Speaking to journalists even after the plenary had settled for non-removal of fuel subsidy, Duke argued forcefully that “the people who consume most are still government people. The rich man consumes more because any amount you sell fuel to the commercial driver, he will pass it to the customers – the masses; so he does not lose. So, the rich people are the ones being subsidised. We need to remove it and nothing will collapse.”

 

Duke, in the course of the debate, made a statement which the likes of Falana found distasteful and demanded retraction or apology from him. The statement bordered on his (Duke’s) claim that the January 2012 fuel subsidy removal protests were actually sponsored by those who were making huge gains from it, at the expense of the masses.

 

But Gaskya, a civil society delegate, in his submissions, disagreed with Duke’s argument.
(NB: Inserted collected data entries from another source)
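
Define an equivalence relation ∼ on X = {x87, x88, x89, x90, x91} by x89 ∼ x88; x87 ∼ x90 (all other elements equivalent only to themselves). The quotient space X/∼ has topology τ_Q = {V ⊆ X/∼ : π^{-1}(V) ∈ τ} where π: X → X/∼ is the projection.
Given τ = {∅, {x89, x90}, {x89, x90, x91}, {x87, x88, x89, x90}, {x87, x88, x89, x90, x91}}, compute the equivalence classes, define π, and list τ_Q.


X/∼ = {[x87=x90], [x88=x89], [x91]}; |τ_Q| = 3.

Equivalence classes: [x87=x90], [x88=x89], [x91].
Quotient map π: X → X/∼ sends x87 ↦ [x87=x90], x88 ↦ [x88=x89], x89 ↦ [x88=x89], x90 ↦ [x87=x90], x91 ↦ [x91].
For each subset V ⊆ X/∼, compute π^{-1}(V) ⊆ X and check whether π^{-1}(V) ∈ τ. V is open in τ_Q iff π^{-1}(V) ∈ τ.
  V = {}: π^{-1}(V) = ∅ ∈ τ ✓.
  V = {[x87=x90]}: π^{-1}(V) = {x87, x90} ∉ τ ✗.
  V = {[x88=x89]}: π^{-1}(V) = {x88, x89} ∉ τ ✗.
  V = {[x87=x90], [x88=x89]}: π^{-1}(V) = {x87, x88, x89, x90} ∈ τ ✓.
  V = {[x91]}: π^{-1}(V) = {x91} ∉ τ ✗.
  V = {[x87=x90], [x91]}: π^{-1}(V) = {x87, x90, x91} ∉ τ ✗.
  V = {[x88=x89], [x91]}: π^{-1}(V) = {x88, x89, x91} ∉ τ ✗.
  V = {[x87=x90], [x88=x89], [x91]}: π^{-1}(V) = {x87, x88, x89, x90, x91} ∈ τ ✓.
Open sets in the quotient: τ_Q = {{}, {[x87=x90], [x88=x89]}, {[x87=x90], [x88=x89], [x91]}} (3 elements).


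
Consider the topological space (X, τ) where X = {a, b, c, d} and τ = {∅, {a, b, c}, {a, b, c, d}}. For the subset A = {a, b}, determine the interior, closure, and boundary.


int(A) = ∅, cl(A) = {a, b, c, d}, ∂A = {a, b, c, d}.

Closed sets in (X, τ) are complements of opens:
  closed(X, τ) = {∅, {d}, {a, b, c, d}}.
int(A) = ⋃ {U ∈ τ : U ⊆ A}. Opens contained in A: ∅.
Taking the union of these: int(A) = ∅.
cl(A) = ⋂ {C closed : A ⊆ C}. Closed sets containing A: {a, b, c, d}.
Intersecting these: cl(A) = {a, b, c, d}.
∂A = cl(A) ∖ int(A) = {a, b, c, d} ∖ ∅ = {a, b, c, d}.


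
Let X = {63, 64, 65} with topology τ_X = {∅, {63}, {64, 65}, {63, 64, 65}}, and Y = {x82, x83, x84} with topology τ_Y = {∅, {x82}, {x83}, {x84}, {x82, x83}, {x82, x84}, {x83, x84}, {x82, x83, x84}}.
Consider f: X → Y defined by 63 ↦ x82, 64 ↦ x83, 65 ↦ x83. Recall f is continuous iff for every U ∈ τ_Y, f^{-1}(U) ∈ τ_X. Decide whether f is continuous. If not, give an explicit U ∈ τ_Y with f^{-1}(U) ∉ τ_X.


f IS continuous.

Compute f^{-1}(U) for each U ∈ τ_Y:
  U = ∅: f^{-1}(U) = ∅ ∈ τ_X ✓.
  U = {x82}: f^{-1}(U) = {63} ∈ τ_X ✓.
  U = {x83}: f^{-1}(U) = {64, 65} ∈ τ_X ✓.
  U = {x84}: f^{-1}(U) = ∅ ∈ τ_X ✓.
  U = {x82, x83}: f^{-1}(U) = {63, 64, 65} ∈ τ_X ✓.
  U = {x82, x84}: f^{-1}(U) = {63} ∈ τ_X ✓.
  U = {x83, x84}: f^{-1}(U) = {64, 65} ∈ τ_X ✓.
  U = {x82, x83, x84}: f^{-1}(U) = {63, 64, 65} ∈ τ_X ✓.
Every preimage lies in τ_X, so f IS continuous.


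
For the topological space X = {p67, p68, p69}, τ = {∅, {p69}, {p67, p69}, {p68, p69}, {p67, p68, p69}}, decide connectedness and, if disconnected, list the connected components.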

He wondered why there is subsidy in the first place.

 

“The problem is because we import refined products. The subsidy is to pay for the difference in the cost. That is why there is a subsidy. The solution to that is to ensure that we have adequate domestic refining capacity, not to remove any subsidy. That is the solution and we recall that in 2012, when this same issue came up, in the cause of those mass protests against government by Labour and civil society, it was said then that it would take nine months, up to the end of 2012, to bring the domestic refineries up to optimum capacity, which will curb the necessity for imported fuel, that it would take 18 months to build new refineries.”

 

“Again, at that time, licences were given for four greenfield refineries. Twenty-four months after, the refineries are still working at less than 40 per cent capacity. Not even the soil has been dug for these refineries. If all of these things have been done, by now, we will not be talking about subsidy. That is the issue. The committee came out with what I call one-sided argument. The committee mentioned in 2010, 2012 and 2013, the price we paid for subsidy. Why was it that in 2010 we paid less than N600 million? Daily consumption rate was less than 30 million litres. But suddenly in 2011, it jumped to 60 million litres per day.

 

“Why is it that after the January uprising, the figure came back to less than 40 million litres per day in 2012 and we paid N122 billion in 2012? Yet as all these things are happening, nobody is in jail, none of these funds has been recovered.

 

“What we need to do, as I suggested two years ago, is to set aside two years and make sure that within that period, we have made adequate preparation for domestic refining capacity in the country, and let us see if we can still be talking of subsidy after that.

 

“On a final note, we must be very careful in the midst of this grievous insecurity problem that we have in the country, in a country with 70 per cent poverty rate, 35 per cent unemployment rate, with the third largest concentration of poor people in the world. We should be wary about the decisions that we make that can further provoke insecurity. People here may not know the value of oil to the ordinary Nigerian. Eighty per cent of the citizens generate 70 per cent of their own power (electricity), including small scale businesses.

 

“All small-scale businesses generate more than 80 per cent of their power. They depend on generators using PMS premium motor spirit). When you do this (remove fuel subsidy), more industries are going to fold up, more people will be unemployed, there will be more poor people, more danger in the streets, more kidnapping, and greater insecurity. We should be careful about the decisions that we make,” he said.

 

What seemed to have been the most brilliant contribution on this debate came from Prof. Anya O Anya, who advised the authorities in Nigeria to, rather than the continued castigation of the young people who are involved in what is referred to as “illegal refinery” business in the Niger Delta, encourage such persons to refine more for local consumption which will eventually put the fuel importation moguls in the country out of business.

 

Anya, who frowned at the sorry state of Nigeria, a major oil-producer, exporting crude oil and importing finished products at exorbitant cost to the final consumers, won the hearts of almost all his colleagues that day.

 

Following from his submissions, speaker after speaker among the antagonists of fuel subsidy removal made reference to his views in arguing that the committee’s recommendation be thrown out. This was the decision when Nwanyanwu, on behalf of 23 other delegates, moved a motion, demanding that the federal government should, “within a period of three years from the date, build new refineries and repair existing ones to full capacity utilisation”.

 

They also recommended that private sector entrepreneurs who have already been granted licences to build new refineries shall, within a period of three years from date, build such new refineries, or automatically forfeit such licences, to enable other participants who are ready and willing to build such refineries within a period of three years, the opportunity to do so; that upon fulfilment of the conditions, the federal government shall be free to remove any existing subsidy from petroleum products”.

 

When the motion was put to voice vote, an overwhelming majority of the delegates endorsed it.